Yunanistan, bu konu ile ilgili özel bir uluslararası sözleşme düzenlenmesine rağmen, her zaman olduğu gibi büyük bir avantaj elde ettiği Atina FIR’ına sarılmaktadır. İstanbul ile Atina FIR hatları arasındaki sınır, maalesef neredeyse kıyılarımızdan geçmekte ve bütün Ege’yi Yunanistan’a bırakmaktadır.

Türkiye, Uluslararası Denizcilik Örgütü’nün (International Maritime Organization, IMO) 1979 tarihli Hamburg Sözleşmesini onaylamıştır. Bu sözleşme, arama kurtarma konusundaki temel uygulamaları, usul ve prensipleri düzenlemektedir. Uluslararası Sivil Havacılık Teşkilatı (ICAO) kuralları çerçevesinde, açık denizler üzerindeki hava sahasında belirlenen SAR sorumluluğunun, altındaki deniz sahasını kapsamadığı açıkça belirtilmektedir.

Türkiye, 1989 yılında Hamburg Sözleşmesini esas alarak bir Arama Kurtarma Yönetmeliği hazırlamıştır. Bu yönetmelikte Türkiye, “Karasuları dışındaki arama kurtarma bölgelerini, ilgili devletler nezdinde yapacağı girişimler sonucunda imzalanacak bir anlaşma ile belirleyeceğini” bildirmiştir. Ama Türkiye aynı zamanda, tek taraflı olarak tespit ettiği arama kurtarma sorumluluk sahasının koordinatlarını IMO’ya deklare etmiştir. Türkiye bu bildirimi ile Doğu Akdeniz, Ege ve Karadeniz’deki arama kurtarma sorumluluk sahalarını gerçekçi olarak belirlemiştir.

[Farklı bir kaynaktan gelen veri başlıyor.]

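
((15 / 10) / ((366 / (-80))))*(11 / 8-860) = 34345/122 = 281.52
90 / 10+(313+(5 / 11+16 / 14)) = 24917/77 = 323.60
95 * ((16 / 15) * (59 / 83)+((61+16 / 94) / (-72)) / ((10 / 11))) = -9409009/561744 = -16.75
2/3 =0.67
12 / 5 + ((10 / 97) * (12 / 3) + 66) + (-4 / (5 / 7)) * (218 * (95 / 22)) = -5202.82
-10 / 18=-5/9 = -0.56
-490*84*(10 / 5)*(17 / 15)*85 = -7930160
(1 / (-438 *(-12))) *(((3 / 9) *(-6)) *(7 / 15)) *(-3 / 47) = 7/617580 = 0.00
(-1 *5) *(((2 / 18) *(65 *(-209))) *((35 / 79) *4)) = 9509500/711 = 13374.82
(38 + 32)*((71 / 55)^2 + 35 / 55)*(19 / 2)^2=8801541/605 = 14548.00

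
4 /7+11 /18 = 149/126 = 1.18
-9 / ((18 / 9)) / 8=-9/16 = -0.56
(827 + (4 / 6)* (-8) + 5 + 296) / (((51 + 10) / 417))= 468152/61 = 7674.62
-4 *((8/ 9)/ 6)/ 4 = -4/27 = -0.15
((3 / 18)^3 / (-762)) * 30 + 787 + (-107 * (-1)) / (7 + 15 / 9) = 285059563/356616 = 799.35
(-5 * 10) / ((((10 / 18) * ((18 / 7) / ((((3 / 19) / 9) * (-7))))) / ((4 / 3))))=980/171 = 5.73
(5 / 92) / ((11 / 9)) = 45/1012 = 0.04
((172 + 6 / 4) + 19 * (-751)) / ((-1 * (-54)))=-261.03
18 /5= 3.60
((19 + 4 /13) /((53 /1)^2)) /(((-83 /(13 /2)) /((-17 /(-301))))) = -4267/140354494 = 0.00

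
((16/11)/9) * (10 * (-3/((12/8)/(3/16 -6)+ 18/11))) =-496/141 = -3.52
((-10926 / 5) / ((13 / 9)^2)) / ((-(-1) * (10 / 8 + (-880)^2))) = -1180008/872492075 = 0.00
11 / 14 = 0.79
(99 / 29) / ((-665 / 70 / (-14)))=2772/551 = 5.03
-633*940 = -595020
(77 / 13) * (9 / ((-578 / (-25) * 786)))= 5775/1968668 = 0.00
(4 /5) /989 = 4/4945 = 0.00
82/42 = 41/21 = 1.95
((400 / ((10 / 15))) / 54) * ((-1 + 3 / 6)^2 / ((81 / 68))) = 1700/729 = 2.33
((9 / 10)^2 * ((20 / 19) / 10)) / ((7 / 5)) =81/1330 = 0.06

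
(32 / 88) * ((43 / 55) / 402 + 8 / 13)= 354878/1580865 = 0.22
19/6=3.17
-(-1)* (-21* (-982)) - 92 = 20530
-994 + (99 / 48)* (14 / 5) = -39529/40 = -988.22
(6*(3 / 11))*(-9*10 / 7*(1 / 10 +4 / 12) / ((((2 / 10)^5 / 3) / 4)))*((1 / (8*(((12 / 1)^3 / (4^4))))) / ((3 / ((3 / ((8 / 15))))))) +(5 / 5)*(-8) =-1829357/154 = -11878.94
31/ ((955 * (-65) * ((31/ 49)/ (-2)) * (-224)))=-7/993200 = 0.00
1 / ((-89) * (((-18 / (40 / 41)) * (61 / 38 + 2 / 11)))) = 8360/24532227 = 0.00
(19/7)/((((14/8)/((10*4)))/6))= 18240/49 = 372.24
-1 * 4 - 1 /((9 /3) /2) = -14/3 = -4.67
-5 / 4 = -1.25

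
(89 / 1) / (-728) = -89/728 = -0.12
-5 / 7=-0.71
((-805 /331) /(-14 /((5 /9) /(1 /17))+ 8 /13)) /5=177905/317098 = 0.56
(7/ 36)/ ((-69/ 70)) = -245/1242 = -0.20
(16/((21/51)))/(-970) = -136/3395 = -0.04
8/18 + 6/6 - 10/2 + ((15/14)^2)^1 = -4247/1764 = -2.41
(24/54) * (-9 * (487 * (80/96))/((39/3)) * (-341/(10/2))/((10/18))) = 996402/65 = 15329.26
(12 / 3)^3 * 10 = 640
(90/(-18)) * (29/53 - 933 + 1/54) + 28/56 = 6672283/1431 = 4662.67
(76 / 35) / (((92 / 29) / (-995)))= -109649/161 = -681.05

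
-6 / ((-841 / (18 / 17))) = 0.01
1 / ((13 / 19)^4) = 130321/28561 = 4.56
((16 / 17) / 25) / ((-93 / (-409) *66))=3272/1304325 = 0.00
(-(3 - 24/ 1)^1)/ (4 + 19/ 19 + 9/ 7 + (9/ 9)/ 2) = 294/95 = 3.09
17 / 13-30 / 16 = -59/104 = -0.57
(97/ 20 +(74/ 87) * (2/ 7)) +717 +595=1317.09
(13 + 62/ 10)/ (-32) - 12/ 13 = -1.52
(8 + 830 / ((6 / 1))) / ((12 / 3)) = 36.58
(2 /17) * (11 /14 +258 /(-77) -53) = -8557/1309 = -6.54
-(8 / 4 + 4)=-6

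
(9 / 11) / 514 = 9/5654 = 0.00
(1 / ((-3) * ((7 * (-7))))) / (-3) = -1/441 = 0.00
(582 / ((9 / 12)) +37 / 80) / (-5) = -62117/400 = -155.29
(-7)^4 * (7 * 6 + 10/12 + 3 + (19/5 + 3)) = 3791179/30 = 126372.63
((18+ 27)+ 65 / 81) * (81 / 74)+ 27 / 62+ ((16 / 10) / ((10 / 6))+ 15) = 3815531/57350 = 66.53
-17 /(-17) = 1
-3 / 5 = -0.60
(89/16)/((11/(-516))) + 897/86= -473949/1892 = -250.50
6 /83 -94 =-7796/83 = -93.93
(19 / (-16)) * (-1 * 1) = 19/16 = 1.19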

Yunanistan, Hamburg Sözleşmesi’ni 1989 yılının Eylül ayında onaylamış ama Sözleşme’nin, “Her arama kurtarma bölgesi, ilgili taraflar arasında yapılacak anlaşma ile belirlenecektir. (Madde 2.1.4)” hükmüne rezervasyon koyarak onay vermemiştir. Yunanistan neredeyse tüm Ege’yi kapsayan Atina FIR’ının, aynı zamanda arama kurtarma sorumluluk bölgesi olduğunu ileri sürmektedir. Uluslararası hukuk açısından bir temeli olmayan bu tutumunda Yunanistan ısrar etmekte ve hiçbir koşulda Türkiye ile masaya oturmaya yanaşmamaktadır.

Sorunlara Genel Bakış:

Tarihsel olarak baktığımızda, Yunanistan’ın Türkiye’ye karşı değişmez politikası olan “Salam Stratejisinden” hiç vazgeçmediğini görürüz. Yunanistan, bu yöntemle kurulduğu 1829 yılından bugüne kadar topraklarını ve deniz egemenlik sahalarını sürekli olarak büyütmüştür.

Yunanistan bu çerçevede ana gövdeyi hedef almadan, küçük dilimler seçmiş ve bu dilimleri birer birer midesine indirmiştir. Türkiye’ye karşı milli hedeflerini parçalara ayırmış, her bir parça için bir zaman dilimi belirlemiş ve bir parçayı kopartmadan diğerine yönelmemiştir.

Eğer bir direnç oluşmuşsa, taktik olarak geri çekilerek oyalama muharebeleri vermiş, direnç noktaları yıpratma kampanyaları ile yumuşatılmış ve karşı atakla o dilim de afiyetle yenilmiştir.

Türkiye’nin, askeri ve ekonomik olarak güçlü olduğu dönemlerde, geri çekilerek barış ve dostluk kavramları, kamuoyu kampanyaları ile öne çıkarılmış, Türkiye’nin sıkıntıya düştüğü durumlarda ise, arkasına Batılı emperyalist devletleri alarak sert ve düşmanca politikalar izlenmiştir.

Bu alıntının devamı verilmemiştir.